His colleagues were not all that pleased with Roes’ research subject, he says. “My first transmitter worked on a frequency of seventeen kilohertz. That enabled me to find out exactly whose sense of hearing was good. One colleague would come to me asking me to kill that infernal racket, whilst others informed with interest whether I was conducting measurements.”
It is by no means easy to transfer the energy through the air efficiently. The biggest problem is that air is a rather rarefied medium, much lighter than the receiver - which in Roes’ case was made of piezo-electric ceramic. “Due to that difference in density a large portion of the sound is reflected at the receiver, which all amounts to energy loss.” That is why energy transfer through a solid medium, such as a metal, works much better, he knows. “NASA has demonstrated that you can send even more than a kilowatt through metal.”

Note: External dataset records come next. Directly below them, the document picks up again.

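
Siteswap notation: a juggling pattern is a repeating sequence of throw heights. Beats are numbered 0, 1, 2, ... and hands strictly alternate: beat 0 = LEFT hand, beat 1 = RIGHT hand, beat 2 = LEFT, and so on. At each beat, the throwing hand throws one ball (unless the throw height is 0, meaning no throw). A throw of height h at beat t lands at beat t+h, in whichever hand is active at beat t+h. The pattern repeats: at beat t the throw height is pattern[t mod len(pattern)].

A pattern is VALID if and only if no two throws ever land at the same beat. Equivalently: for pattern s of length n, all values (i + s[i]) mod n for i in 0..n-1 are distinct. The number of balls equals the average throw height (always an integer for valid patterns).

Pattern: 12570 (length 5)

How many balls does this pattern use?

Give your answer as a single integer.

Pattern = [1, 2, 5, 7, 0], length n = 5
  position 0: throw height = 1, running sum = 1
  position 1: throw height = 2, running sum = 3
  position 2: throw height = 5, running sum = 8
  position 3: throw height = 7, running sum = 15
  position 4: throw height = 0, running sum = 15
Total sum = 15; balls = sum / n = 15 / 5 = 3

Answer: 3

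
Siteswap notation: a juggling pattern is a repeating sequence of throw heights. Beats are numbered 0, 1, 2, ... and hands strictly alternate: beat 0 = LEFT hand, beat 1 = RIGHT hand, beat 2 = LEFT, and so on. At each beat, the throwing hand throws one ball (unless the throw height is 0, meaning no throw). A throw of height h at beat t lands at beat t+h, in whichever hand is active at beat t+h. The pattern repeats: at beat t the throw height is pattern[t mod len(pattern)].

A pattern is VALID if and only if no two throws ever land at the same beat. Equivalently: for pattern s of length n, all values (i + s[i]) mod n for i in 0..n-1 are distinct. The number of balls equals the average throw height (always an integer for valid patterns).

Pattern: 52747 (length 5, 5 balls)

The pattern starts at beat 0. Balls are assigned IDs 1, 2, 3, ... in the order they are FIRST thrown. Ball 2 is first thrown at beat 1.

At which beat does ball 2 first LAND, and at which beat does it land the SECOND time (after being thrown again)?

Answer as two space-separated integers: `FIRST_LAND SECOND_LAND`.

Answer: 3 7

Derivation:
Beat 0 (L): throw ball1 h=5 -> lands@5:R; in-air after throw: [b1@5:R]
Beat 1 (R): throw ball2 h=2 -> lands@3:R; in-air after throw: [b2@3:R b1@5:R]
Beat 2 (L): throw ball3 h=7 -> lands@9:R; in-air after throw: [b2@3:R b1@5:R b3@9:R]
Beat 3 (R): throw ball2 h=4 -> lands@7:R; in-air after throw: [b1@5:R b2@7:R b3@9:R]
Beat 4 (L): throw ball4 h=7 -> lands@11:R; in-air after throw: [b1@5:R b2@7:R b3@9:R b4@11:R]
Beat 5 (R): throw ball1 h=5 -> lands@10:L; in-air after throw: [b2@7:R b3@9:R b1@10:L b4@11:R]
Beat 6 (L): throw ball5 h=2 -> lands@8:L; in-air after throw: [b2@7:R b5@8:L b3@9:R b1@10:L b4@11:R]
Beat 7 (R): throw ball2 h=7 -> lands@14:L; in-air after throw: [b5@8:L b3@9:R b1@10:L b4@11:R b2@14:L]
Ball 2: thrown@1 h=2 -> first land @3; rethrown@3 h=4 -> second land @7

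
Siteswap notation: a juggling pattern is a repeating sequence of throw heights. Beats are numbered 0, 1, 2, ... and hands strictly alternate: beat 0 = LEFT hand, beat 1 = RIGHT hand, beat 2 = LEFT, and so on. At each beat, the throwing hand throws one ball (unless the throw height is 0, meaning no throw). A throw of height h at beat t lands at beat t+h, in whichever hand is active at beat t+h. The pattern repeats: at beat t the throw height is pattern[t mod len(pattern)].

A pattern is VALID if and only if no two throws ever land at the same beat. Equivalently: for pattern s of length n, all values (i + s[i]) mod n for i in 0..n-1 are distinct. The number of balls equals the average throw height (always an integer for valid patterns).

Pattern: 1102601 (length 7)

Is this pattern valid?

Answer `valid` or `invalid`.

i=0: (i + s[i]) mod n = (0 + 1) mod 7 = 1
i=1: (i + s[i]) mod n = (1 + 1) mod 7 = 2
i=2: (i + s[i]) mod n = (2 + 0) mod 7 = 2
i=3: (i + s[i]) mod n = (3 + 2) mod 7 = 5
i=4: (i + s[i]) mod n = (4 + 6) mod 7 = 3
i=5: (i + s[i]) mod n = (5 + 0) mod 7 = 5
i=6: (i + s[i]) mod n = (6 + 1) mod 7 = 0
Residues: [1, 2, 2, 5, 3, 5, 0], distinct: False

Answer: invalid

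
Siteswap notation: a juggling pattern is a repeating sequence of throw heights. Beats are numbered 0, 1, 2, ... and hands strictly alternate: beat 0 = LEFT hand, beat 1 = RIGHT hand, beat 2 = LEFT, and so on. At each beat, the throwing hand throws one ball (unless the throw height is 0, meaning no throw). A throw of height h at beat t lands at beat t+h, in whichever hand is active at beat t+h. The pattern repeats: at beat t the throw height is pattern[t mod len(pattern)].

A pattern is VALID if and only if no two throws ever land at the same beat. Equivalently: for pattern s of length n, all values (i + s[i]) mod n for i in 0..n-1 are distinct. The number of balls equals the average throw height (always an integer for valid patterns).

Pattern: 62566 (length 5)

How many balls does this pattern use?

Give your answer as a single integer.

Answer: 5

Derivation:
Pattern = [6, 2, 5, 6, 6], length n = 5
  position 0: throw height = 6, running sum = 6
  position 1: throw height = 2, running sum = 8
  position 2: throw height = 5, running sum = 13
  position 3: throw height = 6, running sum = 19
  position 4: throw height = 6, running sum = 25
Total sum = 25; balls = sum / n = 25 / 5 = 5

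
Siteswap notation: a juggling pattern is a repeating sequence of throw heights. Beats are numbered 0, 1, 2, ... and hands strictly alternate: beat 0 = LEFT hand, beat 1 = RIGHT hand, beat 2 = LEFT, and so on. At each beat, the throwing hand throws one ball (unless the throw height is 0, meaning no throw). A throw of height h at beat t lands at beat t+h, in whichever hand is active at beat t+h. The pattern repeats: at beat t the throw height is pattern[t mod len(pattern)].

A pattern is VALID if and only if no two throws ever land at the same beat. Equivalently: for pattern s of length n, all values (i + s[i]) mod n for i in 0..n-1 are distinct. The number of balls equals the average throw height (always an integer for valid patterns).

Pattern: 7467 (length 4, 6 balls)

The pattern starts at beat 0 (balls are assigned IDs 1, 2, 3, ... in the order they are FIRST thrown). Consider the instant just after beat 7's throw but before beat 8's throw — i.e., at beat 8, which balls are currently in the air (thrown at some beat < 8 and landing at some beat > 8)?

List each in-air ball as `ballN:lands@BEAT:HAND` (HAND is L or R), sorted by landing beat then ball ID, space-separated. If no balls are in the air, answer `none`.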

Roes managed to compensate for part of the loss due to reflection by equipping the transmitter and the receiver with horns - big contraptions - similar to the classic horns used in the past by persons hard of hearing. “Unfortunately it proved not to work as well as I had expected, particularly when the source and the receiver were located close to each other. It turns out to be surprisingly difficult to model this. The literature also comes up with hardly any useful models.”
Despite the fact that Roes eventually did not succeed in transferring more than 40 milliwatt acoustically - “just enough for a sensor or a microprocessor, while the goal was a few watt, which is enough to charge a telephone”, he has nonetheless become the global expert in this small area of expertise. “I get mails from all over the world from people who also want to get started on acoustic energy transfer.” And his PhD even landed him a job. He continues at Electromechanics and Power Electronics as university professor. In the field of power electronics, though: acoustic energy transfer will only occupy him as a sideline at most.